Although the current conventional wisdom among  doctors is that pregnant
women who take adequate precautions against  toxoplasmosis need not give up their
cats, some women still get that unfortunate  message.

And some experts go so far as to say that cats have been  unfairly singled
out for spreading this highly infectious disease, when in fact  they carry
little blame.

"The chance of a pregnant woman catching  toxoplasmosis from her cat is
extremely rare," says veterinarian James Richards,  director of the Feline Health
Center at the College of Veterinary Medicine at  Cornell University in Ithaca,
N.Y.

As proof, he points to a study done  in six European cities and published in
the July 2000 issue of the British  Medical Journal. It found, he says, "no
association between toxoplasmosis and  having a cat, litter box cleaning or
having a cat that hunts."

Instead,  the study concluded that the main risk factors for acute
toxoplasmosis infection  were eating undercooked lamb, beef or game (30% to 63% of
infections), contact  with soil (6% to 17%), and travel outside Europe and North
America. "Contact  with cats," the study concluded, "was not a risk factor."

But many  doctors still focus on them. A report in the December issue of
Contemporary  OB/GYN magazine found that of the 1,459 doctors responding, 1,364
advised that  their cat-owning patients not clean the litter box. But only 1,101
mentioned  avoiding raw or undercooked meat, and only 888 recommended gloves
for gardening  — even though those activities represented a greater risk of
infection. 

Feline scapegoating started, Richards explains, when "it was discovered  that
cats shed infectious stages of toxoplasmosis in their stool. It's from that 
that all this fear arose."

Cats can become infected with toxoplasmosis  by eating or licking cat feces
that contain the parasite egg, or oocyst. 

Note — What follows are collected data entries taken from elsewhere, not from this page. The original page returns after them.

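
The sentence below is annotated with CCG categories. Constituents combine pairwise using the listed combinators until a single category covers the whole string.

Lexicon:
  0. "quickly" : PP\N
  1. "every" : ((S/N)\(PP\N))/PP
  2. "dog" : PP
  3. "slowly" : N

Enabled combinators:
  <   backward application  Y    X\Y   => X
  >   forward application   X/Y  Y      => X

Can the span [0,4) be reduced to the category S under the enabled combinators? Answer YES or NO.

YES

[0,4] S   >
  [0,3] S/N   <
    [0,1] "quickly" : PP\N
    [1,3] (S/N)\(PP\N)   >
      [1,2] "every" : ((S/N)\(PP\N))/PP
      [2,3] "dog" : PP
  [3,4] "slowly" : N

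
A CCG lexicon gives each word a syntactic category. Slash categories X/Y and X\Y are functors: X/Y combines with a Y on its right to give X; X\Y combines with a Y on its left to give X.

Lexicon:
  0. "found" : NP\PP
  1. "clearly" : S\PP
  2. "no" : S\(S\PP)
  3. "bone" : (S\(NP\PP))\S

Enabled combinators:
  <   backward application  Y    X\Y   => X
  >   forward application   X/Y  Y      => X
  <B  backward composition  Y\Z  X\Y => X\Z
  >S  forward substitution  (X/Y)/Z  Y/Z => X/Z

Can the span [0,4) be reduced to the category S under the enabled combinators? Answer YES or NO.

YES

[0,4] S   <
  [0,1] "found" : NP\PP
  [1,4] S\(NP\PP)   <
    [1,3] S   <
      [1,2] "clearly" : S\PP
      [2,3] "no" : S\(S\PP)
    [3,4] "bone" : (S\(NP\PP))\S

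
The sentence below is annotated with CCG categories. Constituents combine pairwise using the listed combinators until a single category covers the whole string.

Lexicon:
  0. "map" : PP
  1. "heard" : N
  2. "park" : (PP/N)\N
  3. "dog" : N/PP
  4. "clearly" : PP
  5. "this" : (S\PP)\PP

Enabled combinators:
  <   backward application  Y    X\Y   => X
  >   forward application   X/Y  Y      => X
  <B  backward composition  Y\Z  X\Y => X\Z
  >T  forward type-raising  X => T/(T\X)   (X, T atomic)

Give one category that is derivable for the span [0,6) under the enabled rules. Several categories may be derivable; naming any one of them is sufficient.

S

[0,6] S   >
  [0,1] S/(S\PP)   >T
    [0,1] "map" : PP
  [1,6] S\PP   <
    [1,5] PP   >
      [1,3] PP/N   <
        [1,2] "heard" : N
        [2,3] "park" : (PP/N)\N
      [3,5] N   >
        [3,4] "dog" : N/PP
        [4,5] "clearly" : PP
    [5,6] "this" : (S\PP)\PP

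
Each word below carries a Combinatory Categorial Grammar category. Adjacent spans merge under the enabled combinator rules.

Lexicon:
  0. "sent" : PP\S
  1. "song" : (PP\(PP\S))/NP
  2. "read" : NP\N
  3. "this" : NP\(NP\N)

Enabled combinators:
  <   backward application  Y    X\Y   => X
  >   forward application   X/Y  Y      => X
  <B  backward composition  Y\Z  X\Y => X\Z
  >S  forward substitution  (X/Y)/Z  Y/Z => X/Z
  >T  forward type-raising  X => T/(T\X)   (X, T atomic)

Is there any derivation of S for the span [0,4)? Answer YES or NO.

PP\S (PP\(PP\S))/NP NP\N NP\(NP\N)
CKY chart[0,4] = {N/(N\PP), NP/(NP\PP), PP, PP/(PP\PP), S/(S\PP)}; S ∉ chart

NO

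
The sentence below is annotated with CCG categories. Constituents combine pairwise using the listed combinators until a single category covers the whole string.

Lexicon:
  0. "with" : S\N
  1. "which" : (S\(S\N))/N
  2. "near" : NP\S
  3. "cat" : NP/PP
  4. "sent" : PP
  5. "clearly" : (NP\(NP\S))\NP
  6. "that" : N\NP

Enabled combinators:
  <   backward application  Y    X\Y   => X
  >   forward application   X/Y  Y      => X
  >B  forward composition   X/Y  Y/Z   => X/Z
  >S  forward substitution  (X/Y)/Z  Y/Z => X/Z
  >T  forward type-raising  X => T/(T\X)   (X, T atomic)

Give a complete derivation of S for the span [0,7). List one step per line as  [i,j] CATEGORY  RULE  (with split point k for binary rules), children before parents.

[0,7] S   <
  [0,1] "with" : S\N
  [1,7] S\(S\N)   >
    [1,2] "which" : (S\(S\N))/N
    [2,7] N   <
      [2,6] NP   <
        [2,3] "near" : NP\S
        [3,6] NP\(NP\S)   <
          [3,5] NP   >
            [3,4] "cat" : NP/PP
            [4,5] "sent" : PP
          [5,6] "clearly" : (NP\(NP\S))\NP
      [6,7] "that" : N\NP

[0,1] S\N  lex  "with"
[1,2] (S\(S\N))/N  lex  "which"
[2,3] NP\S  lex  "near"
[3,4] NP/PP  lex  "cat"
[4,5] PP  lex  "sent"
[3,5] NP  >  k=4
[5,6] (NP\(NP\S))\NP  lex  "clearly"
[3,6] NP\(NP\S)  <  k=5
[2,6] NP  <  k=3
[6,7] N\NP  lex  "that"
[2,7] N  <  k=6
[1,7] S\(S\N)  >  k=2
[0,7] S  <  k=1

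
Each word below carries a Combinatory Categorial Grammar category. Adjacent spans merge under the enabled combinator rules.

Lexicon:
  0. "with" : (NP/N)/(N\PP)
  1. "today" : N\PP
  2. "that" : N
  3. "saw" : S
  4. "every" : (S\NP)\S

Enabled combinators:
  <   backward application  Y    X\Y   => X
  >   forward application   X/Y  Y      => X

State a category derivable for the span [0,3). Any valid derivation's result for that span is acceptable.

NP

[0,5] S   <
  [0,3] NP   >
    [0,2] NP/N   >
      [0,1] "with" : (NP/N)/(N\PP)
      [1,2] "today" : N\PP
    [2,3] "that" : N
  [3,5] S\NP   <
    [3,4] "saw" : S
    [4,5] "every" : (S\NP)\S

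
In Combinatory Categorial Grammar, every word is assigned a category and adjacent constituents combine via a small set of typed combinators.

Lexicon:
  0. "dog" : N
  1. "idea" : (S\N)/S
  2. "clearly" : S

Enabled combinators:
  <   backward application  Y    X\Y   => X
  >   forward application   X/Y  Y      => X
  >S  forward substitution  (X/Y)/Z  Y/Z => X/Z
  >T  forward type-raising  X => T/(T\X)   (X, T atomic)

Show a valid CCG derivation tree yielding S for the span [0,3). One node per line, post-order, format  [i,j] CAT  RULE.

[0,1] N  lex  "dog"
[0,1] S/(S\N)  >T
[1,2] (S\N)/S  lex  "idea"
[2,3] S  lex  "clearly"
[1,3] S\N  >  k=2
[0,3] S  >  k=1

[0,3] S   >
  [0,1] S/(S\N)   >T
    [0,1] "dog" : N
  [1,3] S\N   >
    [1,2] "idea" : (S\N)/S
    [2,3] "clearly" : S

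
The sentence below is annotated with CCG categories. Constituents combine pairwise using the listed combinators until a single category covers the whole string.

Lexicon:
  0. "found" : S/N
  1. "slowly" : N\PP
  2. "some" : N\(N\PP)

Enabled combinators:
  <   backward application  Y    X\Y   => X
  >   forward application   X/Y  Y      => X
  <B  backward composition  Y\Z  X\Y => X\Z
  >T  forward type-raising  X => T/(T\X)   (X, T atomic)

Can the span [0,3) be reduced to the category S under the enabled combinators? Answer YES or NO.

YES

[0,3] S   >
  [0,1] "found" : S/N
  [1,3] N   <
    [1,2] "slowly" : N\PP
    [2,3] "some" : N\(N\PP)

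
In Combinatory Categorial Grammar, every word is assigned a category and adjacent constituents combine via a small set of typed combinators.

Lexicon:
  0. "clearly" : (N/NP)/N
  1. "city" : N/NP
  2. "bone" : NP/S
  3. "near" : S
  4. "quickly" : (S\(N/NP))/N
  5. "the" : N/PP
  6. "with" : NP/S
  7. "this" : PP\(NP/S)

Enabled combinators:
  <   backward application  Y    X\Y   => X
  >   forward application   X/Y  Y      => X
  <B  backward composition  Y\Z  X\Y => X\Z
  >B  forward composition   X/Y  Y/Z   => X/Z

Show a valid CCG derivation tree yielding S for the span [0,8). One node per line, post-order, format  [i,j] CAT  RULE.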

But Richards says that scenario is "unlikely" and suggests that  predation —
killing and eating infected mice, birds and other small animals — is  the main
way cats get infected. So keeping a cat indoors dramatically cuts down  the
risk of transmission.

Even then, the window for passing the disease  on to humans is a relatively
small one.

"Once cats are infected, they  will for a short period shed these
toxo-organisms in their stool — maybe for a  week or two," Richards explains. "And the
instant they are shed, they are not  infectious. They have to mature for a day
or more before they are." 

Which means that frequent cleaning and scooping of a litter box — always 
with gloves if a woman is pregnant — lowers the negligible risk even further. 

Casual contact with an infected cat is not considered particularly  risky, as
the parasite is not usually carried on the fur.